Masters of Elusion?
State of the Arts
It's no secret that Circus Smirkus -- once Vermont's nimblest nonprofit -- has been grounded by a financial crisis. What's still mysterious is the way in which the 18-year-old circus-arts program is accounting for its losses. While the organization has begun a massive fundraising campaign to raise $250,000 -- with an eventual goal of $750,000 -- it's been mostly mum on the matter of missing half a million bucks. Disappearing act? "We're getting lots of assistance trying to figure out what went wrong and what we need to do to make sure this does not happen again," says board member Mark Heyman, a human-resource specialist who holds a law degree. "Until we have the results of those efforts, I'd rather not get into details publicly."
Barton Chronicle reporter Joe Gresser, a veteran arts organizer himself, went to the organization's tax returns for answers. In a recent article, he tracked the red ink to the end of the 2003 touring season, when Circus Smirkus reported a whopping deficit of $410,000. His investigation precipitated an interview with Circus Smirkus Executive Director Ed LeClair, who blamed the shortfall on a number of factors, including poor ticket sales and an increase in workers' comp costs. Also, Circus Smirkus founder Rob Mermin had been ill for most of the year, and LeClair had only recently started fundraising full-time.

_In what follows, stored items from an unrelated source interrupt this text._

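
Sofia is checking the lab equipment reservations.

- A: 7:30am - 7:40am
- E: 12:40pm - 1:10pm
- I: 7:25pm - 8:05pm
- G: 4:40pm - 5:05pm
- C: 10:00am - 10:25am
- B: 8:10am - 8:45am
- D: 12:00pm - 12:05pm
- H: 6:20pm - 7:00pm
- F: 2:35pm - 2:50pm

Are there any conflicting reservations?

Sorted by start: A, B, C, D, E, F, G, H, I.
B starts after A ends; A is clear from here.
C starts after B ends; B is clear from here.
D starts after C ends; C is clear from here.
E starts after D ends; D is clear from here.
F starts after E ends; E is clear from here.
G starts after F ends; F is clear from here.
H starts after G ends; G is clear from here.
I starts after H ends.
Every pair is clear; the schedule has no overlaps.

No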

With its cash reserves depleted, Circus Smirkus borrowed $250,000 from the Merchants Bank. The next year -- 2004 -- generated a small profit, but not enough to make a dent in the debt. The organization decided to go ahead anyway with plans for an after-school program that would provide year-round training for Smirkus -- tuition was expected to help even the cash flow within the organization. But the Circus Academy never opened in September because the summer tour took a financial tumble. There were logistical problems: The trucks, trailers and cook bus broke down. And programming mistakes: "We expanded dates in some areas that were jam-packed last year. They didn't get filled like we thought they would," Heyman says.
LeClair came to the aid of the touring troupers, but in so doing backburnered crucial day-to-day fundraising. Meanwhile, two beloved coaches were fired for reasons Heyman won't reveal and -- perhaps as a result -- enrollment for the academy came in below expectations. In September, Circus Smirkus suspended operations, surprising students, parents and some staff.
Why didn't the board of directors see this coming? Shouldn't the serious fundraising have started two years ago, when the $250,000 debt was incurred? Did any of the 15 year-round paid Circus Smirkus employees -- 100 in the summer -- fall down on the job? As yet, the organization isn't saying.
In a recent letter to parents, "the Smirkus Staff" spelled out a three-phase recovery plan. The first quarter-million will go to reimburse academy tuition, pay outstanding invoices and rehire key staff to begin program planning. The next will bring about the resurrection of the Big Top Tour, Smirkus Camp and in-school residency programs. And the third is described as "a return to full health with sound fiscal policies in place . . . Our goal is to once again bring circus arts to children, but to do so in a manner that makes us financially able to do so for years to come." No doubt, a difficult balancing act.
Meanwhile, the simpler "save the circus" line is apparently working with the general public. Mermin is asking every Vermonter to donate a dollar to the cause. Although he can't say exactly how much they've raised to date, Heyman reports the collection is going well. An anonymous challenge grant of $125,000 has been motivating. But in a season already marked by donor fatigue, how many more do-or-die disaster drives can succeed? Here's hoping Circus Smirkus ascends to its former artistic glory, and, before it steps out again, strongly considers a safety net.
A chapter is coming to a close at Bear Pond Books in Montpelier. After 32 years in the business, owners Michael Katzenberg and Linda Prescott are selling their beloved bookstore, a haven for local lit lovers from Burlington to White River Junction. The couple, who have championed local authors and free-speech issues, wouldn't hand it over to just anyone, Katzenberg assures. Although he won't identify the buyer -- a Middlesex man -- until the deal is inked, Katzenberg assures that the new proprietor's last name is neither Barnes nor Noble . . .
Six degrees of Kevin Bacon? A recent wire report in The Burlington Free Press noted the passing of the actor's dad. It also mentioned that Edmund Bacon, the former city planner of Philadelphia, did some work in Burlington in the '70s. Veteran planner Art Hogan remembers him well. Bacon made sure buildings around Burlington Square and the former Radisson Hotel preserved views in all directions. He's the reason you can see both the Adirondacks and the Congo Church from Cherry Street. Bacon was "also enthralled with the Waterfront," says Hogan, who was Burlington's director of planning and development from 1963 to 1970. "He didn't want any process in the development area to stop the free flow of people between Church Street and the Waterfront." In planning speak, they call that "connectivity."